It happened again. This time, it was a dispatch provider or someone pretending to be a dispatch provider (as was initially thought) for one among insurance agent, past owner-operator and Overdrive Extra contributor W. Joel Baker's client trucking business owners.
The provider or pretend provider called Baker asking for the owner's certificate of insurance (COI). The request itself from anyone other than the insured always raises red flags for him -- he wrote about that reality here back in May. Those certificates can be one among many potential vectors for business identity thieves who might then fairly easily do one of many things to eventually ruin your credit rating -- and credibility as a carrier.

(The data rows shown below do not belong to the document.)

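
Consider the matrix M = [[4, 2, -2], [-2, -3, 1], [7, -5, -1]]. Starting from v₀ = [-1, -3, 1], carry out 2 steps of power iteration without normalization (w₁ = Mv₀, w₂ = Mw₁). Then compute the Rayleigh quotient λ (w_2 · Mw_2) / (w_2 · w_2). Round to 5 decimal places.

w1 = Mv₀ = (-12, 12, 7)
w2 = Mw1 = (-38, -5, -151)
Mw2 = (140, -60, -90)
w2·Mw2 = (-38)·140 + (-5)·(-60) + (-151)·(-90) = 8570; w2·w2 = (-38)·(-38) + (-5)·(-5) + (-151)·(-151) = 24270
λ ≈ 8570/24270 = 0.35311

0.35311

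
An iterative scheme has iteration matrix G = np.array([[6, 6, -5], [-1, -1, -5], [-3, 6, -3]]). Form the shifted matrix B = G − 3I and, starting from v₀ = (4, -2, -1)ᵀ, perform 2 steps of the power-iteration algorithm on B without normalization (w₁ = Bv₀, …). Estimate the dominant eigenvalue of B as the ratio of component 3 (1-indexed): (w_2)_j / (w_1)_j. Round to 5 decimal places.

B = G − 3I has rows (3, 6, -5); (-1, -4, -5); (-3, 6, -6)
w1 = Bv₀ = (3·4 + 6·(-2) + (-5)·(-1); (-1)·4 + (-4)·(-2) + (-5)·(-1); (-3)·4 + 6·(-2) + (-6)·(-1)) = (5, 9, -18)
w2 = Bw1 = (3·5 + 6·9 + (-5)·(-18); (-1)·5 + (-4)·9 + (-5)·(-18); (-3)·5 + 6·9 + (-6)·(-18)) = (159, 49, 147)
Ratio: 147/-18 = -8.16667

-8.16667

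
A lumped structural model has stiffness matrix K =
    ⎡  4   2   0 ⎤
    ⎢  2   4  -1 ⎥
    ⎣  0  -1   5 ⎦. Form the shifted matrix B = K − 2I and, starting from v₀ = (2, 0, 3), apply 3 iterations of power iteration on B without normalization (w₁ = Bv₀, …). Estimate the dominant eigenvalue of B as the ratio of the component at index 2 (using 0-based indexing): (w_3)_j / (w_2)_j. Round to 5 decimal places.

μ ≈ 2.96154

B = K − 2I has rows (2, 2, 0); (2, 2, -1); (0, -1, 3)
w1 = Bv₀ = (2·2 + 2·0 + 0·3; 2·2 + 2·0 + (-1)·3; 0·2 + (-1)·0 + 3·3) = (4, 1, 9)
w2 = Bw1 = (2·4 + 2·1 + 0·9; 2·4 + 2·1 + (-1)·9; 0·4 + (-1)·1 + 3·9) = (10, 1, 26)
w3 = Bw2 = (22, -4, 77)
Ratio: 77/26 = 2.96154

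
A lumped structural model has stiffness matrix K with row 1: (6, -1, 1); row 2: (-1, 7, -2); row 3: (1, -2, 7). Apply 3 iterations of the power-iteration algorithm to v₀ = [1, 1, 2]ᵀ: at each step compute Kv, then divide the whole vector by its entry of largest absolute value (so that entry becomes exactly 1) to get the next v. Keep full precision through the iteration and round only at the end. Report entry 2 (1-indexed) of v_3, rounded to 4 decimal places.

Kv0 = (7.00000, 2.00000, 13.00000); divide by 13.00000 → v1 = (0.53846, 0.15385, 1.00000)
Kv1 = (4.07692, -1.46154, 7.23077); divide by 7.23077 → v2 = (0.56383, -0.20213, 1.00000)
Kv2 = (4.58511, -3.97872, 7.96809); divide by 7.96809 → v3 = (0.57543, -0.49933, 1.00000)
Requested entry of v3: -374/749 = -0.4993

-0.4993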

"The whole thing’s wide open what they can do once they have that info," Baker said, as he also wrote about the rash of identity thieves at the seedy margins of the business booking loads posing as carriers, taking a fuel advance or worse, posing as a broker to then double-broker the load to a real carrier, making off with the entire load payment before disappearing into the online ether.

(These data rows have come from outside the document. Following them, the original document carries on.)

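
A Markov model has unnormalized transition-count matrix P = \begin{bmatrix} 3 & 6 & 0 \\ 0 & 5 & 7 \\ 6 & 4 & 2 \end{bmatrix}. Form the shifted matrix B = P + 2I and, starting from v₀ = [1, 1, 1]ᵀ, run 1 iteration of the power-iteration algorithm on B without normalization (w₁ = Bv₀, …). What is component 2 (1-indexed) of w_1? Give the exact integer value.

B = P + 2I has rows (5, 6, 0); (0, 7, 7); (6, 4, 4)
w1 = Bv₀ = (5·1 + 6·1 + 0·1; 0·1 + 7·1 + 7·1; 6·1 + 4·1 + 4·1) = (11, 14, 14)
Requested component of w1: 14

14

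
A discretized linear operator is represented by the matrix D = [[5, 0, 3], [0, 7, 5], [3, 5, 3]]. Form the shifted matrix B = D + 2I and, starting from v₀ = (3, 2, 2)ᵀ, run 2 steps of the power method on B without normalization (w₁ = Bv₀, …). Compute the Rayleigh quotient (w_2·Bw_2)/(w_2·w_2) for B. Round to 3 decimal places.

B = D + 2I has rows (7, 0, 3); (0, 9, 5); (3, 5, 5)
w1 = Bv₀ = (27, 28, 29)
w2 = Bw1 = (276, 397, 366)
Bw2 = (3030, 5403, 4643)
w2·Bw2 = 4680609; w2·w2 = 367741; μ ≈ 4680609/367741 = 12.728

μ ≈ 12.728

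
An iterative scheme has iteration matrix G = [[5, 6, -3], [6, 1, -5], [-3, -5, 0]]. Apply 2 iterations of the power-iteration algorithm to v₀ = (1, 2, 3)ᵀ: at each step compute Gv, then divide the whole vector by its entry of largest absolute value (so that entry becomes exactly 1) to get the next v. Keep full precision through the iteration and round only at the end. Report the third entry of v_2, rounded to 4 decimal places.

0.1038

Gv0 = (8.00000, -7.00000, -13.00000); divide by -13.00000 → v1 = (-0.61538, 0.53846, 1.00000)
Gv1 = (-2.84615, -8.15385, -0.84615); divide by -8.15385 → v2 = (0.34906, 1.00000, 0.10377)
Requested entry of v2: 11/106 = 0.1038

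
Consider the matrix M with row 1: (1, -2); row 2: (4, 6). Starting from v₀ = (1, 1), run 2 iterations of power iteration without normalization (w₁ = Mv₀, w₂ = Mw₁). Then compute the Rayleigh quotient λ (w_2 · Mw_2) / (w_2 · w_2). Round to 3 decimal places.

4.726

w1 = Mv₀ = (1·1 + (-2)·1; 4·1 + 6·1) = (-1, 10)
w2 = Mw1 = (1·(-1) + (-2)·10; 4·(-1) + 6·10) = (-21, 56)
Mw2 = (-133, 252)
w2·Mw2 = (-21)·(-133) + 56·252 = 16905; w2·w2 = (-21)·(-21) + 56·56 = 3577
λ ≈ 16905/3577 = 4.726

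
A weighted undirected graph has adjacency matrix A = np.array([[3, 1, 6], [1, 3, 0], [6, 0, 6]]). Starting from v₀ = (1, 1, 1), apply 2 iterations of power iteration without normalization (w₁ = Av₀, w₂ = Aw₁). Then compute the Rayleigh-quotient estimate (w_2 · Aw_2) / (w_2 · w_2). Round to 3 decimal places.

w1 = Av₀ = (10, 4, 12)
w2 = Aw1 = (106, 22, 132)
Aw2 = (1132, 172, 1428)
w2·Aw2 = 106·1132 + 22·172 + 132·1428 = 312272; w2·w2 = 106·106 + 22·22 + 132·132 = 29144
λ ≈ 312272/29144 = 10.715

λ ≈ 10.715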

In this case, though, the provider that requested the COI turned out not to be someone posing as a dispatch provider, but the owner-operator's actual partner, who'd been previously duly instructed by the owner-op that all COI requests had to go directly through him as the insured. "They were given specific instructions by the owner-operator not to contact me for a COI," Baker said. Talking to the owner-op further, later, Baker also learned that the dispatcher had "requested to be named on the policy as someone with the ability to make changes" to the policy, "so they could do whatever they wanted to his insurance."

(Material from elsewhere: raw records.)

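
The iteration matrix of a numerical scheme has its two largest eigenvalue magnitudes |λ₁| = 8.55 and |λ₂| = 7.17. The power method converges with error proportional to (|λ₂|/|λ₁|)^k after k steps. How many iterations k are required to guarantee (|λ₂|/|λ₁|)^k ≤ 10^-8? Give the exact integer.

105

|λ₂/λ₁| = 7.17/8.55 = 0.83860
Need k ≥ ln(10^-8) / ln(0.83860) = -18.4207 / -0.1760 ≈ 104.648
Smallest integer k satisfying the bound: 105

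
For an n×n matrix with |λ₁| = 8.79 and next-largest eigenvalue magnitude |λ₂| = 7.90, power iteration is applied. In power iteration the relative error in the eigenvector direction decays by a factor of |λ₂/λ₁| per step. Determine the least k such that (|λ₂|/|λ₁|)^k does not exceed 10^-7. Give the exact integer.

151

|λ₂/λ₁| = 7.90/8.79 = 0.89875
Need k ≥ ln(10^-7) / ln(0.89875) = -16.1181 / -0.1068 ≈ 150.986
Smallest integer k satisfying the bound: 151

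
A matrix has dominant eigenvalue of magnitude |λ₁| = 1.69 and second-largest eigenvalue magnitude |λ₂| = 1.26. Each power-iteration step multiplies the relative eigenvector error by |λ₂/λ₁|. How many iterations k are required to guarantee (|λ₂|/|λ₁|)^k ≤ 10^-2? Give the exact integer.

16

|λ₂/λ₁| = 1.26/1.69 = 0.74556
Need k ≥ ln(10^-2) / ln(0.74556) = -4.6052 / -0.2936 ≈ 15.684
Smallest integer k satisfying the bound: 16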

[Related: Safeguard your trucking business' certificate of insurance to avoid becoming ID theft victim]
Why would they do that? Baker offered a hypothetical that it might give the dispatcher the ability to adjust things on the fly to cover a $2 million policy limit requirement for a given load, when his client otherwise carried only $1 million. If the dispatcher could make changes, then the "owner-operator would have no recourse there not to [almost] double his own premium."